Given India’s dominant position in the business processing and outsourcing industries, implementing measures that could hamper growth of this sector would appear detrimental to its national economic interests. One should also keep in mind that as global businesses grow, they also seek to leverage domestic skill sets to service global clientele.

For instance, Cisco has established global development centres in India to take advantage of the large number of engineering students in the country. Similarly, Google houses many of its research centres in locations across the globe, including India. Broad localisation measures may impact the way such globalised business function, thereby affecting India’s developing software industry and by implication its economic interests.

Another powerful narrative that has emerged in recent times is about the need for domestic mechanisms for the creation, sharing and use of data for the development of artificial intelligence (“AI“) development.

To quote from the Srikrishna Committee’s report, The growth of AI is heavily dependent on harnessing data, which underscores the relevance of policies that would ensure the processing of data within the country using local infrastructure built for that purpose.” The Committee then goes on to note that these benefits can be achieved by ensuring that at least one copy of personal data is stored in India and that more sensitive, critical personal data is processed and stored only in India.

However, it cannot be assumed that mere storage of data in India would automatically make it accessible for all sorts of beneficial research. Assuming all the big Multi- national Corporations (MNC) do agree to localise data produced by Indians, this data would still continue to be held by foreign MNCs.

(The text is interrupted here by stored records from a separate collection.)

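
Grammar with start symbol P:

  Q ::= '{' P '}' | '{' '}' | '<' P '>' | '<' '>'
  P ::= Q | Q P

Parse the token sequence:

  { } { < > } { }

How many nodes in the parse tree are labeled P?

4

[P [Q { }] [P [Q { [P [Q < >]] }] [P [Q { }]]]]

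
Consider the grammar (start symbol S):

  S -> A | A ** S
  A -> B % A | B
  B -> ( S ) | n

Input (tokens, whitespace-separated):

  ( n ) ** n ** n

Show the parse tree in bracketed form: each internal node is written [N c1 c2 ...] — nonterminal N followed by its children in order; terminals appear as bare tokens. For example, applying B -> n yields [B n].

[S [A [B ( [S [A [B n]]] )]] ** [S [A [B n]] ** [S [A [B n]]]]]

S
A ** S
B ** S
( S ) ** S
( A ) ** S
( B ) ** S
( n ) ** S
( n ) ** A ** S
( n ) ** B ** S
( n ) ** n ** S
( n ) ** n ** A
( n ) ** n ** B
( n ) ** n ** n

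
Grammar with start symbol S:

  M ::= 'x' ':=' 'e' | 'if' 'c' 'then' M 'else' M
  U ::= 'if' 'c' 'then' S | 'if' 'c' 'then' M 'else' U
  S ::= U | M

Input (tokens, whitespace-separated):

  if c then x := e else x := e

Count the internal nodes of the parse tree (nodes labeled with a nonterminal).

[S [M if c then [M x := e] else [M x := e]]]

4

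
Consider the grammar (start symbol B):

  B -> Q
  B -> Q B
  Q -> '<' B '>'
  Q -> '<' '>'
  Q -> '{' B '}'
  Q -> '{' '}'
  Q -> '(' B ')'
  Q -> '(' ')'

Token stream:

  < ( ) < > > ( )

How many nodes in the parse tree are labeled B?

4

[B [Q < [B [Q ( )] [B [Q < >]]] >] [B [Q ( )]]]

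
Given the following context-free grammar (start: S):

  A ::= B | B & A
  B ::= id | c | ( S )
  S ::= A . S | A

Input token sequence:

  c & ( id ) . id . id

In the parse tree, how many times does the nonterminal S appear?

4

[S [A [B c] & [A [B ( [S [A [B id]]] )]]] . [S [A [B id]] . [S [A [B id]]]]]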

Physically locating the data in India would not really enhance the ability of Indian companies to access it.  Given that the data in question is personal and sensitive and critical personal data of individuals, its use will be governed by the protections under the proposed data protection law.

One of the arguments used in favour of data localisation is that it would provide a boost to the local computer hardware and software industry and generate local employment.


The position adopted by those who seek to include data flow related issues in trade agreements appears to be based on the notion that personal data must be treated as any other commodity. Accordingly, free flows of data must be the de facto position unless justified by overwhelming public policy concerns.

What constitutes a legitimate public policy concern would be adjudicated at the international level, under the World Trade Organisation (WTO) framework.

However, this approach has been challenged on three grounds –

  1. The rights-based argument that sees personal data as essential to a person’s autonomy and identity and therefore, as more than a mere commodity;
  2. The fact that commercial exploitation and trade in commodities of various kinds are indeed regulated or taxed; and
  3. The use of WTO mechanisms reduces democratic control over data.

The free flow of data is seen to strengthen the position of global incumbents in the digital economy – large, monopolistic Internet corporations don’t pay sufficient taxes or other dues across the world, in addition to which they make huge profits without adequately compensating the individual’s whose data these profits are built upon.

Accordingly, there is a perceived need to adjust the nature of the digital economy, through taxation, localisation measures, and the like.


The concept and implementation of data localisation is going to be evolving as it has its pros and cons. While there is a need to develop a legal safety valve to protect the data of the citizens and participants of the internet economy, the kind of restriction it has on civil rights and the economic impact on domestic business should also be taken into consideration.

With respect to privacy, it is important to provide the opportunity to the user to decide where his privacy is better off. The Government should take up the initiative to educate the citizens about various aspects of data privacy and make the users aware about their rights.

Once the data protection legislation is in place in India, such legislation shall regulate data localisation and the transfer of data across several jurisdictions.